During 1800 Tê-lêng-t'ai concentrated on the rebels in Szechwan, and annihilated many small bands. For having permitted a large band to escape north into Shensi he was reduced to a baron (January 1801), but within a few days was restored to a third-class viscount because he reported a victory. He followed the rebels into Shensi and, for another victory in February, was again made a first-class viscount. In June 1801 he crushed the bands under Hsü T'ien-tê who was drowned while in flight near Hsi-hsiang, Shensi. Late in 1801, when he annihilated another large band, he was made a second-class earl with the designation, Chi-yung. In the middle of 1802, when the last main band of rebels was crushed in western Hupeh, he was made a third-class marquis, and in January 1803, when Hupeh and Szechwan were almost stabilized, his rank was raised to a first-class marquis. His son, Su-ch'ung-a 蘇冲阿 (1771–1829), was given the title of a deputy lieutenant-general and was sent to Szechwan to visit his father and Ê-lê-têng-pao. When the small bands in Hupeh, Szechwan, and Shensi were also crushed, Tê-lêng-t'ai was summoned to an audience. On September 24, 1803, he met the Emperor at Jehol and was accorded various honors. A month later he was sent back as Tartar General at Chengtu.

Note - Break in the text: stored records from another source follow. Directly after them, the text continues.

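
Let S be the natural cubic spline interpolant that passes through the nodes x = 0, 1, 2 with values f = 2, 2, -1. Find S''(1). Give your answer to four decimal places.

-4.5000

Put σ_i = S'' at the i-th knot. Here h = (1, 1) and Δ = (0, -3), so the interior equations h_(i-1)·σ_(i-1) + 2(h_(i-1)+h_i)·σ_i + h_i·σ_(i+1) = 6(Δ_i − Δ_(i-1)) read
  1·σ_0 + 4·σ_1 + 1·σ_2 = 6(Δ_1 - Δ_0) = -18
Natural end conditions: σ_0 = σ_2 = 0.
Forward elimination and back-substitution give σ_0 = 0, σ_1 = -9/2, σ_2 = 0.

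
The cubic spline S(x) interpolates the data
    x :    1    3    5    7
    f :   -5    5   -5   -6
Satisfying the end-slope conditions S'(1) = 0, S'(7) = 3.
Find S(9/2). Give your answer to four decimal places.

With σ_i denoting the second derivative at x_i, h_i = 2, 2, 2, and Δ_i = (y_(i+1) − y_i)/h_i = 5, -5, -1/2:
  2·σ_0 + 8·σ_1 + 2·σ_2 = 6(Δ_1 - Δ_0) = -60
  2·σ_1 + 8·σ_2 + 2·σ_3 = 6(Δ_2 - Δ_1) = 27
Clamped end conditions give two more equations: 2h_0·σ_0 + h_0·σ_1 = 6(Δ_0 - S'(1)) = 30 and h_2·σ_2 + 2h_2·σ_3 = 6(S'(7) - Δ_2) = 21.
Hence σ_0 = 137/10, σ_1 = -62/5, σ_2 = 59/10, σ_3 = 23/10.
On [3, 5], S(x) = 5 + 13/10·(x - 3) - 31/5·(x - 3)² + 61/40·(x - 3)³.
With (x - 3) = 3/2: S(9/2) = -593/320.

-1.8531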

At this time the remaining rebel bands concentrated in the forested mountainous region of southern Shensi, and were moving southwest into Szechwan. After more than half a year of fighting, the bands returned to that area, and for failing to crush them, Tê-lêng-t'ai was reduced to a second-class marquis. Soon, however, he and his subordinates, Yang Yü-ch'un and Yang Fang [qq. v.], succeeded in clearing the forested areas, and his rank was restored to him. After Ê-lê-têng-pao died (1805), Tê-lêng-t'ai was recalled to Peking and was made a chamberlain of the Imperial Bodyguard. In August 1806 he was appointed Imperial Commissioner to settle a mutiny of government troops in southern Shensi (see under Yang Fang). For being too lenient to the mutineers he was severely reprimanded, and was degraded to Tartar General of Sian. In February 1809 he became very ill with asthma. The Emperor consoled him by giving him the rank of a third class duke, but he died two months later. He was given the posthumous name, Chuang-kuo 壯果. His memory was celebrated in the Temple of Zealots of the Dynasty in Peking and a special temple was erected to his honor in Chengtu.

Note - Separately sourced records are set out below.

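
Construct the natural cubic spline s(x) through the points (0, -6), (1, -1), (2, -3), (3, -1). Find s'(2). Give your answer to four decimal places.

Write M_i for s''(x_i). With h_i = 1, 1, 1 and divided differences Δ_i = 5, -2, 2, the continuity of s' gives the tridiagonal system
  1·M_0 + 4·M_1 + 1·M_2 = 6(Δ_1 - Δ_0) = -42
  1·M_1 + 4·M_2 + 1·M_3 = 6(Δ_2 - Δ_1) = 24
Natural end conditions: M_0 = M_3 = 0.
Forward elimination and back-substitution give M_0 = 0, M_1 = -64/5, M_2 = 46/5, M_3 = 0.
On [2, 3], s'(x) = b_2 + 2c_2·(x - 2) + 3d_2·(x - 2)² with b_2 = Δ_2 - h_2(2M_2 + M_3)/6 = -16/15, c_2 = M_2/2 = 23/5, d_2 = (M_3 - M_2)/(6h_2) = -23/15. So s'(2) = -16/15.

-1.0667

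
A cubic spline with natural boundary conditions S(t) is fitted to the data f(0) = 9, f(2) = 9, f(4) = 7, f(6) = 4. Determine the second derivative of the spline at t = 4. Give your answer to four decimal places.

-0.2000

Let m_i = S''(x_i). Step sizes h_i = 2, 2, 2; slopes of the chords Δ_i = (y_(i+1) - y_i)/h_i = 0, -1, -3/2.
  2·m_0 + 8·m_1 + 2·m_2 = 6(Δ_1 - Δ_0) = -6
  2·m_1 + 8·m_2 + 2·m_3 = 6(Δ_2 - Δ_1) = -3
Natural end conditions: m_0 = m_3 = 0.
Hence m_0 = 0, m_1 = -7/10, m_2 = -1/5, m_3 = 0.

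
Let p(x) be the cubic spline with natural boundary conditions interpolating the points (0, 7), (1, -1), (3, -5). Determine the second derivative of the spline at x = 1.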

As in the case of Ê-lê-têng-pao, the son of Tê-lêng-t'ai (i.e. Su-ch'ung-a) was allowed to inherit the reduced rank of a first class marquis. After Su-ch'ung-a died (1829), the rank was inherited by his elder son, Wo-shih-no 倭什訥 (d. 1852). The younger son of Su-ch'ung-a, named Hua-sha-na (see under Kuei-liang), was a chin-shih of 1832 and a member of the Hanlin Academy. He rose to be president of the Board of Civil Appointments (1854–59). Hua-sha-na and Kuei-liang were the two commissioners sent to Tientsin in 1858 to negotiate treaties of peace with the British, French, American, and Russian envoys (see under Kuei-liang). Hua-sha-na edited a biography of his grandfather, entitled 德壯果公年譜 Tê Chuang-kuo kung nien-p'u, 32 chüan, printed in 1857, with a portrait of Te-lêng-t'ai. The great number of dated documents which this work contains makes it one of the best sources for the Pai-lien-chiao Rebellion.


[1/350/10a; 2/29/44b; 3/303/9a; Tê Chuang-kuo kung nien-p'u.]